From NBC's Domenico Montanaro
If Jacob Hacker endorsed the Senate health bill, then do liberals really have a leg to stand on anymore?
Hacker, after all, is the creator of the idea of a "public option." The Yale professor wrote on Jonathan Cohn's The Treatment blog on The New Republic's Web site -- under the headline, "Why I still believe in this bill" -- while "it would be tempting" to say the bill should be killed "it would be wrong."
He lists several reasons:
(1) "opportunities for serious health reform have come only rarely and fleetingly;"
(2) "Many Americans will be gravely hurt by the delay;"
(3) Obama, "the most progressive president of my generation ... will be handed a crippling loss;" and
(4) Democrats "will be branded as unable to govern."
The public option was always a means to an end: real competition for insurers, an alternative for consumers to existing private plans that does not deny needed care or shift risks onto the vulnerable, the ability to provide affordable coverage over time. I thought it was the best means within our political grasp. It lay just beyond that grasp. Yet its demise--in this round--does not diminish the immediate necessity of those larger aims. And even without the public option, the bill that Congress passes and the President signs could move us substantially toward those goals.

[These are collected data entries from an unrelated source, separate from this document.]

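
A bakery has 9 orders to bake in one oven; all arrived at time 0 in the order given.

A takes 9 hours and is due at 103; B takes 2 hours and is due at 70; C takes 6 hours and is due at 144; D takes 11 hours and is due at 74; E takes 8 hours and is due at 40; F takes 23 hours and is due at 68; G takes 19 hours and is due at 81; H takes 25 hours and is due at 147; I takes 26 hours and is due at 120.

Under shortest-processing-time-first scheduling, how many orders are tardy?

2

SPT (increasing processing time): B C E A D G F H I.
B: 0→2, due 70, tardiness 0
C: 2→8, due 144, tardiness 0
E: 8→16, due 40, tardiness 0
A: 16→25, due 103, tardiness 0
D: 25→36, due 74, tardiness 0
G: 36→55, due 81, tardiness 0
F: 55→78, due 68, tardiness 10
H: 78→103, due 147, tardiness 0
I: 103→129, due 120, tardiness 9
Late orders: 2.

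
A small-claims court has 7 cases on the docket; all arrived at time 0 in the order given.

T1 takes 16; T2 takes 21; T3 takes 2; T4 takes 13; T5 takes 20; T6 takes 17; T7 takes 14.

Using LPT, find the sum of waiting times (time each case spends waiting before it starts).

383

LPT (decreasing processing time): T2 T5 T6 T1 T7 T4 T3.
T2: waits 0, runs 0→21
T5: waits 21, runs 21→41
T6: waits 41, runs 41→58
T1: waits 58, runs 58→74
T7: waits 74, runs 74→88
T4: waits 88, runs 88→101
T3: waits 101, runs 101→103
Sum = 0+21+41+58+74+88+101 = 383.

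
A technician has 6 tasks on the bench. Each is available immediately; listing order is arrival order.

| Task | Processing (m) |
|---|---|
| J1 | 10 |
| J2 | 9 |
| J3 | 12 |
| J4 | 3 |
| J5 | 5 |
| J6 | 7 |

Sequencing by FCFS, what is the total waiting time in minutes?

FIFO (arrival order): J1 J2 J3 J4 J5 J6.
J1: waits 0, runs 0→10
J2: waits 10, runs 10→19
J3: waits 19, runs 19→31
J4: waits 31, runs 31→34
J5: waits 34, runs 34→39
J6: waits 39, runs 39→46
Sum = 0+10+19+31+34+39 = 133.

133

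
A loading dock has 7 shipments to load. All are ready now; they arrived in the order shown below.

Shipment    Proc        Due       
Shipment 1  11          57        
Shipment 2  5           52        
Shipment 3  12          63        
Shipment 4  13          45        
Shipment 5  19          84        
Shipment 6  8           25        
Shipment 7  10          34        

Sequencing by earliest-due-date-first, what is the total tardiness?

0

EDD (increasing due date): Shipment 6 Shipment 7 Shipment 4 Shipment 2 Shipment 1 Shipment 3 Shipment 5.
Shipment 6: 0→8, due 25, tardiness 0
Shipment 7: 8→18, due 34, tardiness 0
Shipment 4: 18→31, due 45, tardiness 0
Shipment 2: 31→36, due 52, tardiness 0
Shipment 1: 36→47, due 57, tardiness 0
Shipment 3: 47→59, due 63, tardiness 0
Shipment 5: 59→78, due 84, tardiness 0
Sum = 0+0+0+0+0+0+0 = 0.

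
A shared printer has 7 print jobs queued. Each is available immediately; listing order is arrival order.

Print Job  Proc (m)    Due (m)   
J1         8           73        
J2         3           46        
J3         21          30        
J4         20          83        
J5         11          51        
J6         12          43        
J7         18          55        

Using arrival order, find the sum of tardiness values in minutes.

84

FIFO (arrival order): J1 J2 J3 J4 J5 J6 J7.
J1: 0→8, due 73, tardiness 0
J2: 8→11, due 46, tardiness 0
J3: 11→32, due 30, tardiness 2
J4: 32→52, due 83, tardiness 0
J5: 52→63, due 51, tardiness 12
J6: 63→75, due 43, tardiness 32
J7: 75→93, due 55, tardiness 38
Sum = 0+0+2+0+12+32+38 = 84.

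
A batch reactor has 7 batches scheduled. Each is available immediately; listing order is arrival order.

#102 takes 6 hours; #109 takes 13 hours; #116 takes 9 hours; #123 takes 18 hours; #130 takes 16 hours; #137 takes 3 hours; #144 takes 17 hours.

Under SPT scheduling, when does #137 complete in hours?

SPT (increasing processing time): #137 #102 #116 #109 #130 #144 #123.
#137: 0→3

3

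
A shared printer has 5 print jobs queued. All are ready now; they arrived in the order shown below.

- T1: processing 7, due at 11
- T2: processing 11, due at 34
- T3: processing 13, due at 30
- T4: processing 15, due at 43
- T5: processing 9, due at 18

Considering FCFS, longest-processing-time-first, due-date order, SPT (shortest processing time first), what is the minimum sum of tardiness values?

18

FIFO (arrival order): T1 T2 T3 T4 T5.
T1: 0→7, due 11, tardiness 0
T2: 7→18, due 34, tardiness 0
T3: 18→31, due 30, tardiness 1
T4: 31→46, due 43, tardiness 3
T5: 46→55, due 18, tardiness 37
Sum = 0+0+1+3+37 = 41.
LPT (decreasing processing time): T4 T3 T2 T5 T1.
T4: 0→15, due 43, tardiness 0
T3: 15→28, due 30, tardiness 0
T2: 28→39, due 34, tardiness 5
T5: 39→48, due 18, tardiness 30
T1: 48→55, due 11, tardiness 44
Sum = 0+0+5+30+44 = 79.
EDD (increasing due date): T1 T5 T3 T2 T4.
T1: 0→7, due 11, tardiness 0
T5: 7→16, due 18, tardiness 0
T3: 16→29, due 30, tardiness 0
T2: 29→40, due 34, tardiness 6
T4: 40→55, due 43, tardiness 12
Sum = 0+0+0+6+12 = 18.
SPT (increasing processing time): T1 T5 T2 T3 T4.
T1: 0→7, due 11, tardiness 0
T5: 7→16, due 18, tardiness 0
T2: 16→27, due 34, tardiness 0
T3: 27→40, due 30, tardiness 10
T4: 40→55, due 43, tardiness 12
Sum = 0+0+0+10+12 = 22.
FIFO 41, LPT 79, EDD 18, SPT 22 → minimum 18.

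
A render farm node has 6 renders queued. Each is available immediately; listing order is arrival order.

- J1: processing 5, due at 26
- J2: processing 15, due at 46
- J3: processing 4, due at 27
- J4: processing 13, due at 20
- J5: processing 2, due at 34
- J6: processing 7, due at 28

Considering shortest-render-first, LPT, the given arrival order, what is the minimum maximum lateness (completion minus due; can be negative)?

SPT (increasing processing time): J5 J3 J1 J6 J4 J2.
J5: 0→2, due 34, lateness -32
J3: 2→6, due 27, lateness -21
J1: 6→11, due 26, lateness -15
J6: 11→18, due 28, lateness -10
J4: 18→31, due 20, lateness 11
J2: 31→46, due 46, lateness 0
Maximum = 11.
LPT (decreasing processing time): J2 J4 J6 J1 J3 J5.
J2: 0→15, due 46, lateness -31
J4: 15→28, due 20, lateness 8
J6: 28→35, due 28, lateness 7
J1: 35→40, due 26, lateness 14
J3: 40→44, due 27, lateness 17
J5: 44→46, due 34, lateness 12
Maximum = 17.
FIFO (arrival order): J1 J2 J3 J4 J5 J6.
J1: 0→5, due 26, lateness -21
J2: 5→20, due 46, lateness -26
J3: 20→24, due 27, lateness -3
J4: 24→37, due 20, lateness 17
J5: 37→39, due 34, lateness 5
J6: 39→46, due 28, lateness 18
Maximum = 18.
SPT 11, LPT 17, FIFO 18 → minimum 11.

11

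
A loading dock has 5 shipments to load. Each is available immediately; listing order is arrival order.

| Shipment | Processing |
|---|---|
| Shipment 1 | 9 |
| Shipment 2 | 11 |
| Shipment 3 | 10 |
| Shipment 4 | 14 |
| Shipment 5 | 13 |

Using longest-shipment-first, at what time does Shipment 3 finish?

48

LPT (decreasing processing time): Shipment 4 Shipment 5 Shipment 2 Shipment 3 Shipment 1.
Shipment 4: 0→14
Shipment 5: 14→27
Shipment 2: 27→38
Shipment 3: 38→48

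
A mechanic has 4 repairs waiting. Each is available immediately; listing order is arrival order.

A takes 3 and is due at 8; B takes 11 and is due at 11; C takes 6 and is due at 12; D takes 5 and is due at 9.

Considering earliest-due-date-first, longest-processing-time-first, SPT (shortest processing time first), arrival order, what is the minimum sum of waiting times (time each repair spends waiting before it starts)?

EDD (increasing due date): A D B C.
A: waits 0, runs 0→3
D: waits 3, runs 3→8
B: waits 8, runs 8→19
C: waits 19, runs 19→25
Sum = 0+3+8+19 = 30.
LPT (decreasing processing time): B C D A.
B: waits 0, runs 0→11
C: waits 11, runs 11→17
D: waits 17, runs 17→22
A: waits 22, runs 22→25
Sum = 0+11+17+22 = 50.
SPT (increasing processing time): A D C B.
A: waits 0, runs 0→3
D: waits 3, runs 3→8
C: waits 8, runs 8→14
B: waits 14, runs 14→25
Sum = 0+3+8+14 = 25.
FIFO (arrival order): A B C D.
A: waits 0, runs 0→3
B: waits 3, runs 3→14
C: waits 14, runs 14→20
D: waits 20, runs 20→25
Sum = 0+3+14+20 = 37.
EDD 30, LPT 50, SPT 25, FIFO 37 → minimum 25.

25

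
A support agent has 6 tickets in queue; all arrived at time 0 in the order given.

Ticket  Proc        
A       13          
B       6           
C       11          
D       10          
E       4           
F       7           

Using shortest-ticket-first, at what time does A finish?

SPT (increasing processing time): E B F D C A.
E: 0→4
B: 4→10
F: 10→17
D: 17→27
C: 27→38
A: 38→51

51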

As weak as it is in numerous areas, the Senate bill contains three vital reforms. First, it creates a new framework, the "exchange," through which people who lack secure workplace coverage can obtain the same kind of group health insurance that workers in large companies take for granted. Second, it makes available hundreds of billions in federal help to allow people to buy coverage through the exchanges and through an expanded Medicaid program. Third, it places new regulations on private insurers that, if properly enforced, will reduce insurers' ability to discriminate against the sick and to undermine the health security of Americans. These are signal achievements, and they all would have been politically unthinkable just a few years ago.

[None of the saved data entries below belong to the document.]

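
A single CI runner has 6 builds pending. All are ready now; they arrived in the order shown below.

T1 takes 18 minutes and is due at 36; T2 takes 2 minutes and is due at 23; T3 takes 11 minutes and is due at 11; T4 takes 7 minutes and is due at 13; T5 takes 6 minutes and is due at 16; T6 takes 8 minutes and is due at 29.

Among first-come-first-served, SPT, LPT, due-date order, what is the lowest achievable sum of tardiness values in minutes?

37

FIFO (arrival order): T1 T2 T3 T4 T5 T6.
T1: 0→18, due 36, tardiness 0
T2: 18→20, due 23, tardiness 0
T3: 20→31, due 11, tardiness 20
T4: 31→38, due 13, tardiness 25
T5: 38→44, due 16, tardiness 28
T6: 44→52, due 29, tardiness 23
Sum = 0+0+20+25+28+23 = 96.
SPT (increasing processing time): T2 T5 T4 T6 T3 T1.
T2: 0→2, due 23, tardiness 0
T5: 2→8, due 16, tardiness 0
T4: 8→15, due 13, tardiness 2
T6: 15→23, due 29, tardiness 0
T3: 23→34, due 11, tardiness 23
T1: 34→52, due 36, tardiness 16
Sum = 0+0+2+0+23+16 = 41.
LPT (decreasing processing time): T1 T3 T6 T4 T5 T2.
T1: 0→18, due 36, tardiness 0
T3: 18→29, due 11, tardiness 18
T6: 29→37, due 29, tardiness 8
T4: 37→44, due 13, tardiness 31
T5: 44→50, due 16, tardiness 34
T2: 50→52, due 23, tardiness 29
Sum = 0+18+8+31+34+29 = 120.
EDD (increasing due date): T3 T4 T5 T2 T6 T1.
T3: 0→11, due 11, tardiness 0
T4: 11→18, due 13, tardiness 5
T5: 18→24, due 16, tardiness 8
T2: 24→26, due 23, tardiness 3
T6: 26→34, due 29, tardiness 5
T1: 34→52, due 36, tardiness 16
Sum = 0+5+8+3+5+16 = 37.
FIFO 96, SPT 41, LPT 120, EDD 37 → minimum 37.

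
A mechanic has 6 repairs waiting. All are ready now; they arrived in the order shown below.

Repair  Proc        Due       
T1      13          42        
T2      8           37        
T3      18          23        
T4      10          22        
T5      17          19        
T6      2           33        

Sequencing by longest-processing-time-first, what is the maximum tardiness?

36

LPT (decreasing processing time): T3 T5 T1 T4 T2 T6.
T3: 0→18, due 23, tardiness 0
T5: 18→35, due 19, tardiness 16
T1: 35→48, due 42, tardiness 6
T4: 48→58, due 22, tardiness 36
T2: 58→66, due 37, tardiness 29
T6: 66→68, due 33, tardiness 35
Maximum = 36.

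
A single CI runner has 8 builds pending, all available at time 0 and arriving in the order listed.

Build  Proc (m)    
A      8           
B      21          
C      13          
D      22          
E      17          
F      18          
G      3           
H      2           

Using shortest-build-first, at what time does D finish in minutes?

SPT (increasing processing time): H G A C E F B D.
H: 0→2
G: 2→5
A: 5→13
C: 13→26
E: 26→43
F: 43→61
B: 61→82
D: 82→104

104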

Cohn and Ezra Klein, the left-leaning writer at the Washington Post who has followed the health care debate closely, also favor passing the bill.
In addition to Hacker, Howard Dean seemed to change his tone a bit on Meet the Press this Sunday. While he still advocated for the public option and opposed the Senate bill, he did call the Senate bill "improved." And when pressed by the moderator, NBC's David Gregory, "[W]ithout the public option, is your position say no to the bill?" Dean left some wiggle room.
"My position is let's see what they add to this bill and make it work," Dean said. "If they can make it work without a public option, I'm all ears. I don't think that's possible."
Here's the full video of Dean on Meet the Press. A clip is below:
Still, many of the Left's amplifiers are still railing against the bill.
I don't think this is a reform bill. I mean, I think it's very clear, this is not insurance or healthcare reform. What it is, it's allowing more people, 30 million people, to buy into the existing broken system. It's very important to keep in mind that healthcare insurance is not the same as health care. Insurance, not the same as care. If you go up to Massachusetts, they have a, a mandate as well, and last year 21 percent of people in Massachusetts could not get health care because they could not afford it. Even though they had insurance, the premiums--not the premiums, the deductibles, copays and out-of-pocket expenses were too high. So really, this isn't reform. It's expanding the system, it's almost rewarding the existing system. Now, what is important about this is that it actually puts the federal government, puts America on the place to say health care is a right, it's not a privilege to just those who are--who can afford it or who are lucky enough to have a good job that has good benefits. But as far as reform goes, I think this is a long battle that we have ahead of us.
Liberal blogger Jame Hamsher of Firedoglake fired off a Christmas-worthy Top 10 reasons to oppose the bill.
MSNBC's Keith Olbermann devoted one of his "Special Comments" to opposing the Senate bill. "Seeking the least common denominator, Sen. Reid has found it, especially the 'least' part," Olbermann writes. "This is not health, this is not care, this is certainly not reform."
Here's the full video of Olbermann. A clip is below:
But these are hard arguments to sustain when the father of the public option isn't with them, aren't they?